It is in fact far more probable that without entertainment industry backing most musicians would be on more equal footing for marketing expertise, and so it would in fact be again more likely that the cream would in fact rise to the top. Something that is impossible today.
We already have a system that decides what entertainment products are the best, called the free market. If you write something excellent, millions buy it.
Yer kidding, right? So the most talented musicians of our time are Brittney, Christina and Justin? You're going to put them on the same level as a Mozart? Or Prince? Or Maynard James Keenan? or Trent Reznor? These guys don't sell anywhere near the number of albums... talent != sales. Marketing == sales. So we have a system that already behaves in the way you are suggesting is wrong...
The system has worked pretty well
The system is badly broken. It's run by people who don't care about music. Their interest is not in promoting the arts (as the US Constition makes allowance for), their interest is in squeezing every last penny of profit for themselves, and they let nothing get in the way of that: not new technology, not societal changes and certainly not the artists or customers.

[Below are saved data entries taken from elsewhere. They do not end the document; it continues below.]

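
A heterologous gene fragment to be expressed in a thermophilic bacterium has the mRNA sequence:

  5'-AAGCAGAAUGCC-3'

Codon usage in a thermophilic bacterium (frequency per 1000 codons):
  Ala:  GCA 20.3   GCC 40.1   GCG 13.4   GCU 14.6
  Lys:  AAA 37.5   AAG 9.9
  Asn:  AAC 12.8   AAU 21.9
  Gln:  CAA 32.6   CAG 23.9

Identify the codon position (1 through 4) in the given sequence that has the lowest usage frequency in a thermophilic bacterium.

1

Codon 1 AAG (Lys): 9.9 per 1000.
Codon 2 CAG (Gln): 23.9 per 1000.
Codon 3 AAU (Asn): 21.9 per 1000.
Codon 4 GCC (Ala): 40.1 per 1000.
Lowest frequency is 9.9 at codon 1.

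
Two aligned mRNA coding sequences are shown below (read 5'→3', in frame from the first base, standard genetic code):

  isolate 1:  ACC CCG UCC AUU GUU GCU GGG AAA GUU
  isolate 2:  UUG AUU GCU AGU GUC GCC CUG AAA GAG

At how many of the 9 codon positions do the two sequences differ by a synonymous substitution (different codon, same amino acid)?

2

Codon 1: ACC Thr / UUG Leu — nonsynonymous.
Codon 2: CCG Pro / AUU Ile — nonsynonymous.
Codon 3: UCC Ser / GCU Ala — nonsynonymous.
Codon 4: AUU Ile / AGU Ser — nonsynonymous.
Codon 5: GUU Val / GUC Val — synonymous.
Codon 6: GCU Ala / GCC Ala — synonymous.
Codon 7: GGG Gly / CUG Leu — nonsynonymous.
Codon 8: AAA Lys / AAA Lys — identical.
Codon 9: GUU Val / GAG Glu — nonsynonymous.
Synonymous differences: 2.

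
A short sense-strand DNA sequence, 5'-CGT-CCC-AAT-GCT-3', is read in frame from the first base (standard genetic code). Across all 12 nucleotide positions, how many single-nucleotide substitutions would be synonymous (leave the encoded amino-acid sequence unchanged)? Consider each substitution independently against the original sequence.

Codon 1 (CGT, Arg): 3 synonymous substitutions.
Codon 2 (CCC, Pro): 3 synonymous substitutions.
Codon 3 (AAT, Asn): 1 synonymous substitution.
Codon 4 (GCT, Ala): 3 synonymous substitutions.
Total: 3 + 3 + 1 + 3 = 10.

10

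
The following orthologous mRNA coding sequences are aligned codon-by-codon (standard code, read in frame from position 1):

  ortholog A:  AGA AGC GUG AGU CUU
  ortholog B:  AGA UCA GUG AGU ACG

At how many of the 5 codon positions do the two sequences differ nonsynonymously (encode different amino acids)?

1

Codon 1: AGA Arg / AGA Arg — identical.
Codon 2: AGC Ser / UCA Ser — synonymous.
Codon 3: GUG Val / GUG Val — identical.
Codon 4: AGU Ser / AGU Ser — identical.
Codon 5: CUU Leu / ACG Thr — nonsynonymous.
Nonsynonymous differences: 1.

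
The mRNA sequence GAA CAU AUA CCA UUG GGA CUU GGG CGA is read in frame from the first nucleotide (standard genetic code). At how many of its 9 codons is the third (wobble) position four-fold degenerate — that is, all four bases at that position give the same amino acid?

Codon 1 GAA (Glu): third position 2-fold.
Codon 2 CAU (His): third position 2-fold.
Codon 3 AUA (Ile): third position 3-fold.
Codon 4 CCA (Pro): third position 4-fold.
Codon 5 UUG (Leu): third position 2-fold.
Codon 6 GGA (Gly): third position 4-fold.
Codon 7 CUU (Leu): third position 4-fold.
Codon 8 GGG (Gly): third position 4-fold.
Codon 9 CGA (Arg): third position 4-fold.
Four-fold degenerate third positions: 5.

5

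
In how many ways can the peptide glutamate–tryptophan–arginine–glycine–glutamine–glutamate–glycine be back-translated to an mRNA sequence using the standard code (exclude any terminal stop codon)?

Glu: 2 codons.
Trp: 1 codon.
Arg: 6 codons.
Gly: 4 codons.
Gln: 2 codons.
Glu: 2 codons.
Gly: 4 codons.
2 × 1 × 6 × 4 × 2 × 2 × 4 = 768.

768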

its a pity that a bunch of kids want to pull the whole system down rather than shell out a few dollars for entirely optional luxury goods like books and Cds now and then
It's a pity the music industry has it's head up it's collective arse and has been raping and pillaging (and they call downloaders pirates) the culture of a nation for almost a hundred years. What you call "optional luxury goods" is in fact the Culture of America. Is society and culture a luxury good in your world? Or is culture something that ties us all together, forming the fabric of society, holding us together, giving us a commonality that helps define us?
Or do you really believe culture is just another thing to be monetized?
Patents are a necessary part of scientific development.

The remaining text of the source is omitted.